C’è però, oltre a questo livello di sicurezza, un livello politico. Perché se il caso viene messo in luce in un determinato modo e in un determinato Paese implica reazioni ed effetti di natura diplomatica molto particolari. Non è un caso che le azioni più recenti nel campo della diatriba tra Russia e Stati Uniti stiano avvenendo tutte lungo una faglia di Paesi che notoriamente sono stati al centro di scontri politici e strategici che riguardano le sfere di Mosca e Washington.

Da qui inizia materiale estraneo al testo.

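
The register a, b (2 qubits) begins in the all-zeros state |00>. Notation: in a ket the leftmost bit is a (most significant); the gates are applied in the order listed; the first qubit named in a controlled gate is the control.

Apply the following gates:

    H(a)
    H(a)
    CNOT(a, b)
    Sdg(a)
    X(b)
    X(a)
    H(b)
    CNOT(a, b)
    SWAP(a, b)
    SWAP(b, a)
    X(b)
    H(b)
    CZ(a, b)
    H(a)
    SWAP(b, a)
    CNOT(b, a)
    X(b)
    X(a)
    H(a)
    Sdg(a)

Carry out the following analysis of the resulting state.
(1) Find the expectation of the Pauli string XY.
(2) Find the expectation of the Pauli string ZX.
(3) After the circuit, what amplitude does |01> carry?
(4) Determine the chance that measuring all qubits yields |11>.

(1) The expectation value of XY is 1.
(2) The observable ZX averages to -1.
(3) |01> carries amplitude -1/2 in the final state.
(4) The probability of measuring |11> is 1/4.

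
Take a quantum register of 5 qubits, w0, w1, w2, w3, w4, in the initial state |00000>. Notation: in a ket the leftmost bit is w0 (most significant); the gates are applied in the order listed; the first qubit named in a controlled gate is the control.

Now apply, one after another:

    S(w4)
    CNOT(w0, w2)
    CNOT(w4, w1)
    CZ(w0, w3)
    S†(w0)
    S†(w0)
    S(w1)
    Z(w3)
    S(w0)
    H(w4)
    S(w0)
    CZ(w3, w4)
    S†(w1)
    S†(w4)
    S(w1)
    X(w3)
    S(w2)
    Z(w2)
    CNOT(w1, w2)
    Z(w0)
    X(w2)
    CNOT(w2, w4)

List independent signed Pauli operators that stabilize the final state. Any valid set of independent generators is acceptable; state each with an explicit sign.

One valid set of independent stabilizer generators is +IIIIY, +ZIIII, +IZIII, -IIZII, -IIIZI (any independent generating set of the same group is equally correct).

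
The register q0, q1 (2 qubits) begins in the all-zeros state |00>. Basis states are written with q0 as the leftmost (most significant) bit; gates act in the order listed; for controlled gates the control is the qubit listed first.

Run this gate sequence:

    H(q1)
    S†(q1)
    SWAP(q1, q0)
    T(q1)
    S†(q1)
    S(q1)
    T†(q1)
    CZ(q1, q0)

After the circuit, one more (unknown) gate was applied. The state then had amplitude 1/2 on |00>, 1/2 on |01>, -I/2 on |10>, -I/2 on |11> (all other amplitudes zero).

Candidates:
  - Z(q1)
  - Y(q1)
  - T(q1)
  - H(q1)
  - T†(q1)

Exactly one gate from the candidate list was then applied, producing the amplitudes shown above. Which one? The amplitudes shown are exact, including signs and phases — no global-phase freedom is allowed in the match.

The applied gate was H(q1). Key observation: steps 4-7 multiply out to the identity, so the circuit reduces to the remaining gates.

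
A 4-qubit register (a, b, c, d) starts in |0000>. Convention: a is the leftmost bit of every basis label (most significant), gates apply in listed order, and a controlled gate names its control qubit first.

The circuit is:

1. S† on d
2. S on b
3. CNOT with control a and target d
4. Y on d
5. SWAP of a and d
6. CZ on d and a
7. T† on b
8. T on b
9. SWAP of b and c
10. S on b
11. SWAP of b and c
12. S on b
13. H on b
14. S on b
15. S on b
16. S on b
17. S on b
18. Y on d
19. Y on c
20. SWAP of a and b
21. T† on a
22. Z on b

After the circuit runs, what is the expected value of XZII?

In the final state, XZII has expectation -sqrt(2)/2. Key observation: gates 14-17 undo each other exactly, leaving only the rest of the circuit to track.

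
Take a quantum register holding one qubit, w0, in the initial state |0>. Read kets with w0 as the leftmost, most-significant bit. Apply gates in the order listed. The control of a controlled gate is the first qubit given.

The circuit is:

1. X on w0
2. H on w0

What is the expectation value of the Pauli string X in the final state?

The expectation value of X is -1.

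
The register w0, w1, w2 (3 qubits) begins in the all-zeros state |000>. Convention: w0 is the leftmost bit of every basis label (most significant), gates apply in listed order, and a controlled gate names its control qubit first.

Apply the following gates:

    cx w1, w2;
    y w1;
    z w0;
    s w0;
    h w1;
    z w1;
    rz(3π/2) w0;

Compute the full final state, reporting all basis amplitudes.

The final amplitudes are -sqrt(2)*exp(3*I*pi/4)/2 on |000>, -sqrt(2)*exp(3*I*pi/4)/2 on |010>, and 0 on every other basis state.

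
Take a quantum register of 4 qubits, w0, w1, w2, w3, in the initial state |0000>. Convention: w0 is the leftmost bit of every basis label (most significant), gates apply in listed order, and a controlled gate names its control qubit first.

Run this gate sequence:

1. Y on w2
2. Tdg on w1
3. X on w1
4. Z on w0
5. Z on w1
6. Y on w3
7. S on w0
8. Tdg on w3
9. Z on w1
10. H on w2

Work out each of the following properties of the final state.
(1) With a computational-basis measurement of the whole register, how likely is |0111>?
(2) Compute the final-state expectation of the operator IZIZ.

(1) Outcome |0111> occurs with probability 1/2.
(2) In the final state, IZIZ has expectation 1.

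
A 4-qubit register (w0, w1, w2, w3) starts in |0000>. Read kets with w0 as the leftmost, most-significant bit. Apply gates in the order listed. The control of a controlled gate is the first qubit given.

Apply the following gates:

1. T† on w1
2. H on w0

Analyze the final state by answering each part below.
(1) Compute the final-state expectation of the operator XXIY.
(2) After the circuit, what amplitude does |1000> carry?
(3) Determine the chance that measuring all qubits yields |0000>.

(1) The expectation value of XXIY is 0.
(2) The amplitude on |1000> is sqrt(2)/2.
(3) Outcome |0000> occurs with probability 1/2.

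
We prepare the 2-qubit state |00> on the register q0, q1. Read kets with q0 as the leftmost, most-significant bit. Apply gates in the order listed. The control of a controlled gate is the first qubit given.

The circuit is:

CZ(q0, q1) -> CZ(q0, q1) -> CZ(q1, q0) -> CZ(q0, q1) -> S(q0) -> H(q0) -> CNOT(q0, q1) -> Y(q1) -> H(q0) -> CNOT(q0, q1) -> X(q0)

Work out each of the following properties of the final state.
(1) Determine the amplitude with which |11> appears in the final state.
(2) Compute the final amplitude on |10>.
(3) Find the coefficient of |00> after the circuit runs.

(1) |11> carries amplitude I/2 in the final state.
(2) The final state's coefficient on |10> equals -I/2.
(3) The final state's coefficient on |00> equals I/2.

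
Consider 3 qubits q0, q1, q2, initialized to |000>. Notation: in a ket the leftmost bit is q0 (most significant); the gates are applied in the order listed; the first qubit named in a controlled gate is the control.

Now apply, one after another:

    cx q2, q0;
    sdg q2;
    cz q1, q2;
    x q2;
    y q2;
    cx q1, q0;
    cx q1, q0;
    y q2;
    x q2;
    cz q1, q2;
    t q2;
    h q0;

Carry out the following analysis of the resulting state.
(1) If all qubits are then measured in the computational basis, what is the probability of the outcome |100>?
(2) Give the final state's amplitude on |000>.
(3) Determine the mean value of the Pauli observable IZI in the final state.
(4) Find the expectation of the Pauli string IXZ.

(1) Outcome |100> occurs with probability 1/2. Key observation: the block from step 3 through step 10 cancels to the identity and can be dropped.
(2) The final state's coefficient on |000> equals sqrt(2)/2.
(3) In the final state, IZI has expectation 1.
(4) The observable IXZ averages to 0.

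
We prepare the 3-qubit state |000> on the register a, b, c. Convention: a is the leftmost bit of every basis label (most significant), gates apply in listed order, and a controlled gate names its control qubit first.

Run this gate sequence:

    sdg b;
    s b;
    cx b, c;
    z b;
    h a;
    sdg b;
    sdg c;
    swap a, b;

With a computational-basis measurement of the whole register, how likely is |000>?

Outcome |000> occurs with probability 1/2.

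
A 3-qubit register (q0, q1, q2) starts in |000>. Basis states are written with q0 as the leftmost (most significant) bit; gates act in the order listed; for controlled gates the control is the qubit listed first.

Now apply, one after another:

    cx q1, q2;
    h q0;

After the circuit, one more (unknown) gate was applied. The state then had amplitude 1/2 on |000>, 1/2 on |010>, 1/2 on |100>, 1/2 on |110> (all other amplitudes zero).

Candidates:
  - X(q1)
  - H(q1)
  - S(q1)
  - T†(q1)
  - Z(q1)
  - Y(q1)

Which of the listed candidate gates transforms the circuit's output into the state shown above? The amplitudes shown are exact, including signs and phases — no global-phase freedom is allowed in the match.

The unique candidate consistent with the amplitudes is H(q1).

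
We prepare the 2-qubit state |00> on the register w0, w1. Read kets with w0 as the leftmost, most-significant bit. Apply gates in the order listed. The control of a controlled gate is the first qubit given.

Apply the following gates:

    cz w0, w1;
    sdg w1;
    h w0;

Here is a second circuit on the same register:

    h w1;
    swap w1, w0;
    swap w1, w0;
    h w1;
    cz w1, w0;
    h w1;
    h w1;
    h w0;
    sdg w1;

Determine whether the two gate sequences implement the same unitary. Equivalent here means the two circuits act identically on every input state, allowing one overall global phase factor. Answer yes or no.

Yes — the two circuits implement the same unitary up to a global phase.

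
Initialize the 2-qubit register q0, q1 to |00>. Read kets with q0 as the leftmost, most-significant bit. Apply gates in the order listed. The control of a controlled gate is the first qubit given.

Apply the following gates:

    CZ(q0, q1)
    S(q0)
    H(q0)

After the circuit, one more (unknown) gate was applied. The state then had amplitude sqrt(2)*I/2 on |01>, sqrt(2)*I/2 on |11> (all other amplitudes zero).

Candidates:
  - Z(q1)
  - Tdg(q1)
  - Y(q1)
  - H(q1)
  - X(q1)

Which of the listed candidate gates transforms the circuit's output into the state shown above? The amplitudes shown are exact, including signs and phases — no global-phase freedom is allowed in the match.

The applied gate was Y(q1).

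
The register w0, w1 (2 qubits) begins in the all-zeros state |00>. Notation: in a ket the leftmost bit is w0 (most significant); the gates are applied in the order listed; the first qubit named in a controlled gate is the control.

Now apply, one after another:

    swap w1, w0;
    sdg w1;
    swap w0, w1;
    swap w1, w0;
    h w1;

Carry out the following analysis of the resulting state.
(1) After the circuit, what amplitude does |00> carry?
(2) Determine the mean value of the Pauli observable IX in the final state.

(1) The amplitude on |00> is sqrt(2)/2.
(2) In the final state, IX has expectation 1.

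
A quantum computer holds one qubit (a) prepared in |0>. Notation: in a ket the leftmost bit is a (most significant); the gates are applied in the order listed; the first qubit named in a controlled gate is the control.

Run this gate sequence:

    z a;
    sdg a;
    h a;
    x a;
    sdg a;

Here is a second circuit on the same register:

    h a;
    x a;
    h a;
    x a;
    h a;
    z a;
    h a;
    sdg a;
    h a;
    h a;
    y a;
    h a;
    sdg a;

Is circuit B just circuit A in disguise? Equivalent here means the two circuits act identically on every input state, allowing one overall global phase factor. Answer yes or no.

No: there is an input state on which the two circuits produce genuinely different outputs (not merely differing by a phase).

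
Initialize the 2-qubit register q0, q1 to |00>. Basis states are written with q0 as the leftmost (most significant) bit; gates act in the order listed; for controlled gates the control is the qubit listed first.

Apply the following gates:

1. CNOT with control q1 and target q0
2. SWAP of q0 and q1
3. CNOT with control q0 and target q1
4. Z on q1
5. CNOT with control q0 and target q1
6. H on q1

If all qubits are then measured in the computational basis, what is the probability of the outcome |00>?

A full measurement returns |00> with probability 1/2.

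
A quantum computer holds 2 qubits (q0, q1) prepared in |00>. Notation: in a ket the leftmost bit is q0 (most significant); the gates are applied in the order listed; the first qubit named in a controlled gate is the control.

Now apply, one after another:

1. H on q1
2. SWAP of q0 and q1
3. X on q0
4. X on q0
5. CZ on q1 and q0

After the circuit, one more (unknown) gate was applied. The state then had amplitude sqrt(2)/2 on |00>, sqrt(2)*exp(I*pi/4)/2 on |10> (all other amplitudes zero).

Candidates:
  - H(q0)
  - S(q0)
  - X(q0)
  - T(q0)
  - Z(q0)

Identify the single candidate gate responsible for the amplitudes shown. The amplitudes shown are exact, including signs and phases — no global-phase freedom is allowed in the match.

The unique candidate consistent with the amplitudes is T(q0).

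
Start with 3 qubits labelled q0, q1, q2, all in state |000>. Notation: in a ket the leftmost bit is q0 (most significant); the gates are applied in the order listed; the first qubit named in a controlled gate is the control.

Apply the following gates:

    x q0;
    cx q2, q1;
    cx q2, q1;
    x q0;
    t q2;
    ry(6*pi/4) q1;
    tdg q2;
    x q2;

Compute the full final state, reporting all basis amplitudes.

After the circuit, the state carries amplitude -sqrt(2)/2 on |001>, sqrt(2)/2 on |011>, and 0 on every other basis state. Key observation: steps 1-4 multiply out to the identity, so the circuit reduces to the remaining gates.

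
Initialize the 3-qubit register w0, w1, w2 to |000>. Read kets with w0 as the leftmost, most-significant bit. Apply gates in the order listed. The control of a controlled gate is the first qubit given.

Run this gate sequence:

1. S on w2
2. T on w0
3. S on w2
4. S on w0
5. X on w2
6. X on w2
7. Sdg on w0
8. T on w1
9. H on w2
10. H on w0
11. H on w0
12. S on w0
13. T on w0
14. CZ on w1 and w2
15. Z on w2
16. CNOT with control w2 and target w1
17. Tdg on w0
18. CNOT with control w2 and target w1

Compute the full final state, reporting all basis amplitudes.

After the circuit, the state carries amplitude sqrt(2)/2 on |000>, -sqrt(2)/2 on |001>, and 0 on every other basis state.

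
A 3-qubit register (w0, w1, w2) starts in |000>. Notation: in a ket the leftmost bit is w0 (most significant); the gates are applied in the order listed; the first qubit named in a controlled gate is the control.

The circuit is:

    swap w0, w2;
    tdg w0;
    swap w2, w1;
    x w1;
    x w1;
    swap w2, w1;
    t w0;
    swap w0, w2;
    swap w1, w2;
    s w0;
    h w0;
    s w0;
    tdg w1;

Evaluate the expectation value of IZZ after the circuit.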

In questi ultimi mesi, Italia e Germania sono per esempio state il teatro di due arresti (l’ultimo quello del capitano di fregata italiano, l’altro di un dipendente del Parlamento tedesco) che hanno dimostrato l’esistenza di un “problema russo”. E non è certo un caso, se si pensa ai rapporti che Berlino e Roma hanno con Mosca. La prima coinvolta nel raddoppio del Nord Stream per portare il gas in Europa. La seconda da sempre altalenante per evitare di rimanere ancorata ai soli vincoli americani. Le due capitali europee sono al centro di traffici che risalgono ai tempi della Guerra Fredda e che continuano a imperversare come se fossimo negli Anni Settanta del secolo scorso. Ma sono soprattutto capitali che mostrano, per Washington, l’incapacità di decidere da che parte stare. Mai troppo filo-Usa né troppo anti-Russia, Italia e Germania sono sulla linea di confine di due sfere di influenza in cui è coinvolta anche la penetrazione cinese. Un discorso che vale anche per la Grecia, che nonostante i solidi rapporti con la Russia ha dovuto espellere anni fa alcuni diplomatici di Mosca accusati di aver commesso azioni di spionaggio ad Atene. Vale per l’Austria, Paese che si trova sempre al confine di questa linea di faglia, è interessata da questioni di intelligence legate ai rapporti con la Russia. E in questi giorni ha coinvolto anche la Bulgaria. Dove è stato possibile, sono stati scoperte queste reti delle agenzie russe. E questo indica due cose: c’è desiderio da parte di Mosca di conoscere in modo approfondito le dinamiche dei Paesi di questa faglia; c’ dall’atra parte il desiderio di Washington di rompere questo gioco scoperchiando però piccoli vasi di Pandora che costringono i governi a prendere posizione contro il Cremlino.

Questo gioco di sfida riguarda anche l’area mediterranea. Lo ha spiegato Marco Minniti a ilGiornale intervistato da Gian Micalessin, esiste tutta un’area del Mare Nostrum molto attenzionata dai russi, che da sempre considerano questa regione un obiettivo della propria sfera di azione. E questo chiaramente implica uno scontro con gli Stati Uniti, che, come avviene per l’Europa occidentale e centrale, affermano la propria presenza cercando di frenare la spinta di Mosca e quella di Pechino. La realtà che osserviamo nello stesso mare in cui è incastonata l’Italia è composta da una serie di Paesi che sono inclusi in questo confine tra sfere di influenza. Dall’Algeria, che è saldamente legato ad accordi militari con la Russia, passando per la Libia, l’Egitto e la Siria fino alla Turchia, esiste un arco mediterraneo che è costantemente sotto pressione da questo scontro tra superpotenze. Un limes in cui rientra inevitabilmente il gioco delle spie, che rappresenta, quando scoperto, il messaggio che si vuole rivolgere al governo interessato, oltre che alla potenza coinvolta nella vicenda. Il timore di Washington di perdere quest’area, l’interesse russo a non perdere i suoi avamposti e il desiderio della Cina di entrare pesantemente in partita si incontrano nell’area euro-mediterranea. E la trasformano in una lunga trincea dall’Artico fino al Sahel.